Health savings accounts (HSAs) really got their start with the passage of the Medicare Modernization Act in 2003, says John Park, chief strategy officer at full-service consumer-driven health plan provider Alegeus, who is based in Walthan, Massachusetts.
HSAs are paired with a high-deductible health plan (HDHP). “The idea was to drive some financial responsibility for individuals and to allow consumers to have a savings account to offset out-of-pocket costs,” Park notes. He adds that HSAs have benefits unique to any other kind of tax-deferred accounts. They offer triple tax benefits—contributions reduce taxable income; earnings on the accounts build up tax-free; and distributions from the accounts, for qualified expenses, are not subject to taxation.
Park attributes the rise in adoption of HDHPs with HSAs to the employers’ cost of health care. Employers can lower or maintain premiums by creating higher deductibles and increase premium cost sharing to employees. It promotes more financial responsibility but also creates the need to help consumers make better decisions.
The move to 401(k)s was similar—it put more financial responsibility on retirement plan participants and created the need to help them make better financial decisions.
Park says there are a lot of parallels in the adoption of HSAs and 401(k)s. Since introduction in 2003, HSAs hold more than 20% of market share. Similarly, it took some time for 401(k) plans to be adopted—although introduced as part of the Employee Retirement Income Security Act (ERISA) in 1974, it took more than 10 years for 401(k)s to gain the same percentage of market share that HSAs have now.
In addition, 401(k)s were met with reluctance at first. Similarly, the retirement industry first saw HSAs as competition for savings dollars, according to Park, but as health care became a bigger part of the conversation about expenses in retirement, HSAs are now being thought of as a complementary savings vehicle.
As 401(k)s were increasingly adopted, more education was required for participants to understand them and to encourage participants to enroll. Similarly, employees generally don’t understand the difference between an HSA and other health care savings vehicles such as flexible spending accounts (FSAs) or health reimbursement arrangements (HRAs), nor do they recognize the long-term savings value proposition of HSAs.
Finally, when 401(k)s were first adopted, many had no more than three investment vehicles offered to employees. Gene Lanzoni, assistant vice president, Group & Worksite Marketing – Thought Leadership at Guardian Life in New York City, notes there is still a very low use of investments in HSAs, but as usage grows it will be a struggle to get employees engaged and paying attention to asset allocation just as it has been with 401(k)s.NEXT: Using retirement plan practices to encourage HSA use
Lanzoni says Guardian’s “A Crack in the Foundation” study found that even though the number of employers offering HDHPs seems to be on the rise, three out of five employers don’t offer an HSA alongside these benefits. Employers should realize the unintended consequences of moving to an HDHP without all pieces in place, he says. If employees cannot afford unexpected medical bills, they may put them on credit cards, tap into retirement savings or college education funds, or even forego care.

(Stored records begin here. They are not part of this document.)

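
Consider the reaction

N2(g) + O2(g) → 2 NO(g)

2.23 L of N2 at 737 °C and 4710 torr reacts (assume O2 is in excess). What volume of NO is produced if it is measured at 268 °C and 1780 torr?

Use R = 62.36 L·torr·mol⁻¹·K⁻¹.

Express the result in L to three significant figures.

6.32 L

n(N2) = PV/RT = (4710 × 2.23) / (62.36 × 1010.15) = 0.1667 mol
n(NO) = (2/1) × 0.1667 = 0.3334 mol
V = nRT/P = 0.3334 × 62.36 × 541.15 / 1780 = 6.321 L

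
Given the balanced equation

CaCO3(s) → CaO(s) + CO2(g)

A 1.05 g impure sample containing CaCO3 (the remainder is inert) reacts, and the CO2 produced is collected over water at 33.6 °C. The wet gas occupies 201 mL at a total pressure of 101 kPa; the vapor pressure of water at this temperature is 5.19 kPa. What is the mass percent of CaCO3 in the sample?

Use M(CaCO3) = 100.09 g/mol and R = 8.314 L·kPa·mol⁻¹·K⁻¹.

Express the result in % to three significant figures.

P(CO2) = 101 − 5.19 = 95.81 kPa
n(CO2) = PV/RT = (95.81 × 0.2010) / (8.314 × 306.75) = 0.007551 mol
n(CaCO3) = (1/1) × 0.007551 = 0.007551 mol
m(CaCO3) = 0.007551 × 100.09 = 0.7558 g
%CaCO3 = 0.7558 / 1.05 × 100 = 71.98%

72.0 %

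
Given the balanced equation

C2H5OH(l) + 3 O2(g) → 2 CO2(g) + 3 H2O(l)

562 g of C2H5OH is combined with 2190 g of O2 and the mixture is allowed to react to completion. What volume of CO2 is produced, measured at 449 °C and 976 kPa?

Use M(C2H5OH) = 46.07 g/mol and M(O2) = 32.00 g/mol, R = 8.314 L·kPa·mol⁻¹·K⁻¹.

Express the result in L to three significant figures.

n(C2H5OH) = 562 / 46.07 = 12.20 mol
n(O2) = 2190 / 32.00 = 68.44 mol
For 12.20 mol C2H5OH, stoichiometry requires (3/1) × 12.20 = 36.60 mol O2; 68.44 mol is available, so C2H5OH is limiting.
n(CO2) = (2/1) × 12.20 = 24.40 mol
V(CO2) = nRT/P = 24.40 × 8.314 × 722.15 / 976 = 150.1 L

150 L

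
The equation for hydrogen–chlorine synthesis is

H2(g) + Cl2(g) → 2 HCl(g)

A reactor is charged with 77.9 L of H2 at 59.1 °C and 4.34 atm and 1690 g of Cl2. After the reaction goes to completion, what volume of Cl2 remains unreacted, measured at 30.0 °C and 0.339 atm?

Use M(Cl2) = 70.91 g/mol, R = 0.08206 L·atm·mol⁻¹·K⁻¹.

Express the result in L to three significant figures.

839 L

n(H2) = PV/RT = (4.34 × 77.9) / (0.08206 × 332.25) = 12.40 mol
n(Cl2) = 1690 / 70.91 = 23.83 mol
For 12.40 mol H2, stoichiometry requires (1/1) × 12.40 = 12.40 mol Cl2; 23.83 mol is available, so H2 is limiting.
n(Cl2) consumed = (1/1) × 12.40 = 12.40 mol; remaining = 23.83 − 12.40 = 11.43 mol
V(Cl2) = nRT/P = 11.43 × 0.08206 × 303.15 / 0.339 = 838.8 L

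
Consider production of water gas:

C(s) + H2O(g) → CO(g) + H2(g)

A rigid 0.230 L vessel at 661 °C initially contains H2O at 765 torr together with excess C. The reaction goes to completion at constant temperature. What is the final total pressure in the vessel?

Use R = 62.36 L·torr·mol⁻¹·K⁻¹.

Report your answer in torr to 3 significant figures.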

Communicating the tax benefits of HSAs could help increase employee adoption of them, Lanzoni suggests. But, he says communicating benefits to employees is a challenge. He suggests tailoring the education to different generations and focusing strongly on the real benefits of HSAs. HSAs can be a long-term savings vehicle for some. “HSAs being the 401(k) for health care is a generational issue—Millennials may need the savings for short-term expenses, but Baby Boomers could use them as retirement savings vehicles,” he says.
As employers moved to 401(k) plans, they didn’t just walk away from investing in employees’ retirement, Park notes. Just as employers provide matching contributions to employee 401(k) deferrals, employers could seed and help fund HSAs. “Employees are less likely to adopt HSAs and contribute if the employer doesn’t, the same as with 401(k)s,” he says.
Park says Alegeus has seen a trend of employers tying contributions to HSAs to employee actions, such as participating in wellness programs.
Park believes, in next few years, about 20% of HSA assets will be in investment vehicles, and Alegeus is seeing employers trying to match investment options in HSAs to those in their 401(k)s. “It is nice for employees to have a single view and manage investments in same way,” he says.
One other similarity HSAs have that 401(k)s had in their early years is the potential for growth. Park believes there will be a growth of 20% to 30% per year, and Lanzoni says there is still much opportunity for growth, especially among small employers.